Hollis R. January 14, 2019
i make this frequently, but the last two times, i added somethings extra, and that transported it to the 10-star Eternity Hotel of my dreams. it's so special that i -- who have a penchant for naming everything -- can't think of a name for it ... yet.

chop a red onion and two fat jalapenos (unseeded!) and throw in your beloved 12" cast-iron skillet that's been heated to Med. and readied with a heaping Tbls. of melted lard. a few stirs to get the veggies coated, then on to the next layer: a half-pint of halved cherry tomatoes scattered on top; another couple of stirs. top that with one 16-oz. can of yellow hominy (drained), and stir again. finally, top with your meat of choice -- i used two sliced beef franks because that's what i had, but i think that next time i'll try some kind of sausage or maybe even bacon -- pancetta would be nice, or guaciale. a few more stirs to incorporate everything, then let it go a few minutes to get a nice char on it, soften up the tomatoes somewhat, and get those onions and peppers mildly crunchy. then sprinkle as generous a handful of za'atar as you'd like (i'm EXTREMELY generous, about a heaping Tblsp. worth) over the mess, and incorporate. turn off the heat, then add as much chopped cilantro as you love (again, a lot), and finish with about 3-4 oz. of sour cream. those last two were the two new additions, and they totally make the dish rise above the everyday meal. i think, in retrospect, that i'll call it Hollis's Eternity Hotel Hash.
Mika January 12, 2019
Watalappan in Sri Lanka! Watlappan is a flan made from coconut milk, cashews, and treacle tapped from kithul flowers. Hands down the most delicious thing I have ever eaten in my life.
Ella Q. January 14, 2019
Wow, sounds delicious!!! Can't wait to try one day.

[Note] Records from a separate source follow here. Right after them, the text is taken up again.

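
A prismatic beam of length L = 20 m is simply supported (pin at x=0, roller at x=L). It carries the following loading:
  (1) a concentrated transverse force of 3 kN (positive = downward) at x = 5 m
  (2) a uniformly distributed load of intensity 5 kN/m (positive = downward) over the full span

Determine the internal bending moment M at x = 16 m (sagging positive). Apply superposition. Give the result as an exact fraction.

M(16) = 163 kN·m

Load 1 — point force P=3 kN at a=5 m (b=L-a=15):
  M_1 = Pa(L-x)/L  [x>a] = 3·5·(20-16)/20 = 3 kN·m
Load 2 — uniform load w=5 kN/m over full span:
  M_2 = wx(L-x)/2 = 5·16·(20-16)/2 = 160 kN·m
Superposition: M = Σ M_i = 163 kN·m ≈ 163.000000 kN·m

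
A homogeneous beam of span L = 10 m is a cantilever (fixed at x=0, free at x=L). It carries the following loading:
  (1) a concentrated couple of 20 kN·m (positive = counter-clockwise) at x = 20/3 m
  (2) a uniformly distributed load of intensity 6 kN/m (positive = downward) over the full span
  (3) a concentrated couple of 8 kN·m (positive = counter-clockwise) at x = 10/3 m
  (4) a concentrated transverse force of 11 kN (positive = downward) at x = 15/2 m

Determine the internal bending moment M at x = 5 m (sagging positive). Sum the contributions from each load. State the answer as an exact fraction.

Load 1 — applied couple M₀=20 kN·m at a=20/3 m (b=L-a=10/3):
  M_1 = M₀  [x≤a] = 20 = 20 kN·m
Load 2 — uniform load w=6 kN/m over full span:
  M_2 = -w(L-x)²/2 = -6·(10-5)²/2 = -75 kN·m
Load 3 — applied couple M₀=8 kN·m at a=10/3 m (b=L-a=20/3):
  M_3 = 0  [x>a] = 0 kN·m
Load 4 — point force P=11 kN at a=15/2 m (b=L-a=5/2):
  M_4 = -P(a-x)  [x≤a] = -11·((15/2)-5) = -55/2 kN·m
Superposition: M = Σ M_i = -165/2 kN·m ≈ -82.500000 kN·m

M(5) = -165/2 kN·m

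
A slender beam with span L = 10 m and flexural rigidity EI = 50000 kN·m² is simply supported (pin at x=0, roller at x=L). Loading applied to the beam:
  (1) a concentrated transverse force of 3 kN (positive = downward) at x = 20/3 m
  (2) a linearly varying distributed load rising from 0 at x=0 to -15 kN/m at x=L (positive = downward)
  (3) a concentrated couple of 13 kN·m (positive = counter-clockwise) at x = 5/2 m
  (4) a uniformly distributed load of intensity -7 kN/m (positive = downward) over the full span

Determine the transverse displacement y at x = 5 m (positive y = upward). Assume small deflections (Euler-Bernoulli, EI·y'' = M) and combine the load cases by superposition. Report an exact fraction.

Load 1 — point force P=3 kN at a=20/3 m (b=L-a=10/3):
  y_1 = -Pbx(L²-b²-x²)/(6LEI)  [x≤a] = -3·(10/3)·5·(10²-(10/3)²-5²)/(6·10·50000) = -23/21600 m
Load 2 — triangular load w₀=-15 kN/m (0→w₀ over full span):
  y_2 = -w₀x(7L⁴-10L²x²+3x⁴)/(360LEI) = -(-15)·5·(7·10⁴-10·10²·5²+3·5⁴)/(360·10·50000) = 5/256 m
Load 3 — applied couple M₀=13 kN·m at a=5/2 m (b=L-a=15/2):
  y_3 = (M₀x³/(6L)-M₀(x-a)²/2+C₁x)/EI  [x>a] with C₁=M₀(3b²-L²)/(6L)=715/48 = (13·5³/(6·10)-13·(5-(5/2))²/2+(715/48)·5)/50000 = 39/32000 m
Load 4 — uniform load w=-7 kN/m over full span:
  y_4 = -wx(L³-2Lx²+x³)/(24EI) = -(-7)·5·(10³-2·10·5²+5³)/(24·50000) = 7/384 m
Superposition: y = Σ y_i = 16379/432000 m ≈ 0.037914 m

y(5) = 16379/432000 m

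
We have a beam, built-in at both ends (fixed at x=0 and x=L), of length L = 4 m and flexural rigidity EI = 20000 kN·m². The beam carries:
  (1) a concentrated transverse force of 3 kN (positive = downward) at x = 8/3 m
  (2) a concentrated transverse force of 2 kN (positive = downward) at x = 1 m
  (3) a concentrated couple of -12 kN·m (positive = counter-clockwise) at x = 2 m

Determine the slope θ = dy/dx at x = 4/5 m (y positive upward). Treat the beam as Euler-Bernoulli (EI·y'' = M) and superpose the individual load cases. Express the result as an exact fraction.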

Patricia P. January 12, 2019
Guys! You need to know there's food on South Hemisphere!!! Please share some! ;)
Cory B. January 14, 2019
If the question had been "best meal ever" instead of "best thing you ate this year" the ceviche from Al Toke Pez in Lima DEFINITELY would have been in the running! Dying to get back there to explore more.

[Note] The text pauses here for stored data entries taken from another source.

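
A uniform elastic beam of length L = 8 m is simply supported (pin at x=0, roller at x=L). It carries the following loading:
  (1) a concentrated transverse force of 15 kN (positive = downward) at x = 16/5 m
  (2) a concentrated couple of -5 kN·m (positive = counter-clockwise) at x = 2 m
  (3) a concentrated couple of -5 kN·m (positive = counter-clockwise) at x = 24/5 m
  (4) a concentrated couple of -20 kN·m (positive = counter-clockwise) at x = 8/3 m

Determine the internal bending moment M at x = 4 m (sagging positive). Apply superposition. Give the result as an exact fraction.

Load 1 — point force P=15 kN at a=16/5 m (b=L-a=24/5):
  M_1 = Pa(L-x)/L  [x>a] = 15·(16/5)·(8-4)/8 = 24 kN·m
Load 2 — applied couple M₀=-5 kN·m at a=2 m (b=L-a=6):
  M_2 = M₀x/L - M₀  [x>a] = (-5)·4/8 - (-5) = 5/2 kN·m
Load 3 — applied couple M₀=-5 kN·m at a=24/5 m (b=L-a=16/5):
  M_3 = M₀x/L  [x≤a] = (-5)·4/8 = -5/2 kN·m
Load 4 — applied couple M₀=-20 kN·m at a=8/3 m (b=L-a=16/3):
  M_4 = M₀x/L - M₀  [x>a] = (-20)·4/8 - (-20) = 10 kN·m
Superposition: M = Σ M_i = 34 kN·m ≈ 34.000000 kN·m

M(4) = 34 kN·m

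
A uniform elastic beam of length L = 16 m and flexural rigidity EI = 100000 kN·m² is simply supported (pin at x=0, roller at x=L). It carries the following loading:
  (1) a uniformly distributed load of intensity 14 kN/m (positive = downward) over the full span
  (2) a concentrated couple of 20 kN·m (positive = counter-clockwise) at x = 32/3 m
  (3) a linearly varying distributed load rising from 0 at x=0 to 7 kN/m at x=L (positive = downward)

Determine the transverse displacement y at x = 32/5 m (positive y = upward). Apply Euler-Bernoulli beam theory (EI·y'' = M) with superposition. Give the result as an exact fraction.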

Melissa C. January 11, 2019
I want the recipes for ALLLLL of these things (especially the chocolate mousse!) And Emma, Stanbury is one of my favorite restaurants of all the times; I try to go there whenever I visit my company's office in Raleigh. So, SO good.
Sandy January 26, 2019
Are any of these recipes in your cookbook?
HalfPint January 11, 2019
Most memorable meal of 2018 was a Nashville's Henrietta Red. It was my BFF's 40th birthday trip with "the girls". Oysters on the half shell were scrumptious (of course), but the most memorable dish that I ate was a panfried trout served with raw sunchokes dressed in a lemon vinaigrette. I've never had any interest in sunchokes (aka Jerusalem artichokes) and this was a revelation. I now have a new favorite vegetable (?).
Ella Q. January 14, 2019
Sounds like a wonderful meal! Mm, that trout must've been incredible.